1. ## Optimizing time

I learned optimization (distance) but I missed the lesson on optimizing time so I'm having some trouble on this question:

A sailor in a boat 8 km offshore wants to reach a point on shore that is 10 km from the point that is directly opposite his current position in the shortest possible time. Find the landing point and traveling time if:
a) She rows at 4 km/h and runs at 6 km/h
b) She rows at 4 km/h and walks at 5 km/h (watch the Domain on this one)

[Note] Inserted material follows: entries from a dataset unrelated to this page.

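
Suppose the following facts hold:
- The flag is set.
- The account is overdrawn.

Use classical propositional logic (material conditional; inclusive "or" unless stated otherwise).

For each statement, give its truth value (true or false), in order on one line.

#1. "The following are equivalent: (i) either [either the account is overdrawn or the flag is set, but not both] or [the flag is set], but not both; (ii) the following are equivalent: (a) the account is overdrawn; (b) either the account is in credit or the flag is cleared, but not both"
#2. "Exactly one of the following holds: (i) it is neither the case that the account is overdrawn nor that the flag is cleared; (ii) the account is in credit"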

I'm not sure how optimizing time differs from distance, so if someone could give me a quick explanation on part a I'll try part b. I know $\displaystyle time=\frac{distance}{velocity}$, but I'm not sure how to set up a relevant equation.

Thanks for the help!

2. Originally Posted by IanCarney
I learned optimization (distance) but I missed the lesson on optimizing time so I'm having some trouble on this question:

A sailor in a boat 8 km offshore wants to reach a point on shore that is 10 km from the point that is directly opposite his current position in the shortest possible time. Find the landing point and traveling time if:
a) She rows at 4 km/h and runs at 6 km/h
b) She rows at 4 km/h and walks at 5 km/h (watch the Domain on this one)

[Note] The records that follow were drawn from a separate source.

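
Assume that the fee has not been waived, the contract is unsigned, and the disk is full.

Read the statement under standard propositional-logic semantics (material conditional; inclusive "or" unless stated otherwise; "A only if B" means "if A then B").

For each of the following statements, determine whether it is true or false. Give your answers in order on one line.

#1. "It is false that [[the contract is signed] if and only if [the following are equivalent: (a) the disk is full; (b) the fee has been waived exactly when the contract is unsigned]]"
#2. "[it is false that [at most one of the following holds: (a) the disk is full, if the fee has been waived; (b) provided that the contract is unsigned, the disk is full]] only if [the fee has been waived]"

#1 F / #2 F

Let M = "the contract is signed" (False), H = "the disk is full" (True), N = "the fee has been waived" (False).

#1: Formalization: not (M iff (H iff (N iff not M)))

not M = not False = True
N iff not M = False iff True = False
H iff (N iff not M) = True iff False = False
M iff (H iff (N iff not M)) = False iff False = True
not (M iff (H iff (N iff not M))) = not True = False
So #1 is false.

#2: Parsed as not ((N -> H) nand (not M -> H)) -> N

N -> H = False -> True = True
not M = not False = True
not M -> H = True -> True = True
(N -> H) nand (not M -> H) = True nand True = False
not ((N -> H) nand (not M -> H)) = not False = True
not ((N -> H) nand (not M -> H)) -> N = True -> False = False
So #2 is false.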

I'm not sure how optimizing time differs from distance, so if someone could give me a quick explanation on part a I'll try part b. I know $\displaystyle time=\frac{distance}{velocity}$, but I'm not sure how to set up a relevant equation.

Thanks for the help!
Always draw a diagram!

Using this we can we can find each distance and then use the formula
$\displaystyle t=\frac{d}{r}$

Use the Pythagorean theorem to find the length of the hypotenuse

Call this $d_1$ the other distance can be read of the diagram
$d_2=10-x$

So now the first time is

$\displaystyle t_1=\frac{d_1}{4}$ and

$\displaystyle t_2=\frac{d_2}{6}$

So the total time is

$T(x)=t_1+t_2$ now just minimize this problem!

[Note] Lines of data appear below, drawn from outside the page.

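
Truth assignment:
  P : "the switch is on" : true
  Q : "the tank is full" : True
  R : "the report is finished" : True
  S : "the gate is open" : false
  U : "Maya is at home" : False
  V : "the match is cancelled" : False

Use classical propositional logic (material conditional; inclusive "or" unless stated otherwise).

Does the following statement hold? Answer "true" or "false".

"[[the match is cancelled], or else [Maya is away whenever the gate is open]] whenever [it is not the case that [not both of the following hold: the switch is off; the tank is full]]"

True

Values: P=T, Q=T, V=F, S=F, U=F.
Parsed as ~(~P nand Q) -> (V | (S -> ~U))

~P = ~T = F
~P nand Q = F nand T = T
~(~P nand Q) = ~T = F
~U = ~F = T
S -> ~U = F -> T = T
V | (S -> ~U) = F | T = T
~(~P nand Q) -> (V | (S -> ~U)) = F -> T = T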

3. Thanks a lot for the great explanation!

$\displaystyle T(x)=\sqrt{\frac{x^2+64}{4}} + \frac{10-x}{6}$

^Something like that, correct?

Also, do you know why it states to watch for the domain in part b?

4. Originally Posted by IanCarney
Thanks a lot for the great explanation!

$\displaystyle T(x)=\sqrt{\frac{x^2+64}{4}} + \frac{10-x}{6}$

^Something like that, correct?

Also, do you know why it states to watch for the domain in part b?
That is very close and maybe its just a typo but the 4 is not under the radical

$\displaystyle T(x)=\frac{\sqrt{x^2+64}}{4} + \frac{10-x}{6}$

As I haven't worked out the details of the 2nd part this is my guess

i) there is not any critical points in the interal $0 \le x \le 10$

If that is the cases where do the global max and mins occur?

5. Originally Posted by TheEmptySet
That is very close and maybe its just a typo but the 4 is not under the radical

$\displaystyle T(x)=\frac{\sqrt{x^2+64}}{4} + \frac{10-x}{6}$
Yes that's what I meant. I have another quick question if you don't mind, the answer to part a is 2.84 km, 3.15 hours. I know 3.15 is the $x$ value when the derivative is zero, but I'm not sure how they got 2.84 km. Are they asking for $d_1$? If so, how would I find that?

Thanks again!

6. Originally Posted by IanCarney
Yes that's what I meant. I have another quick question if you don't mind, the answer to part a is 2.84 km, 3.15 hours. I know 3.15 is the $x$ value when the derivative is zero, but I'm not sure how they got 2.84 km. Are they asking for $d_1$? If so, how would I find that?

Thanks again!
What is the relationship between "the landing point" and the x in your equation for T(x) ....?

7. Originally Posted by mr fantastic
What is the relationship between "the landing point" and the x in your equation for T(x) ....?
Landing point as in where she lands on the shore after rowing? And, I'm not sure:s

8. Originally Posted by IanCarney
Landing point as in where she lands on the shore after rowing? And, I'm not sure:s
Nearly all of the question has been done for you. You need to think some more about how the equations and the answers connect to your diagram and the questions.

9. Originally Posted by mr fantastic
Nearly all of the question has been done for you. You need to think some more about how the equations and the answers connect to your diagram and the questions.
I'm trying to find the distance of "x" in the diagram right?

10. Originally Posted by IanCarney
I'm trying to find the distance of "x" in the diagram right?
Do you understand what 'x' represents in 'your' solution ....? You need to take some ownership of the help (eg. the equation for T(x)) given to you so far.

11. Originally Posted by mr fantastic
Do you understand what 'x' represents in 'your' solution ....? You need to take some ownership of the help (eg. the equation for T(x)) given to you so far.
Ah, I get it now. I must have gotten confused over what T(x) meant. Thanks for your help!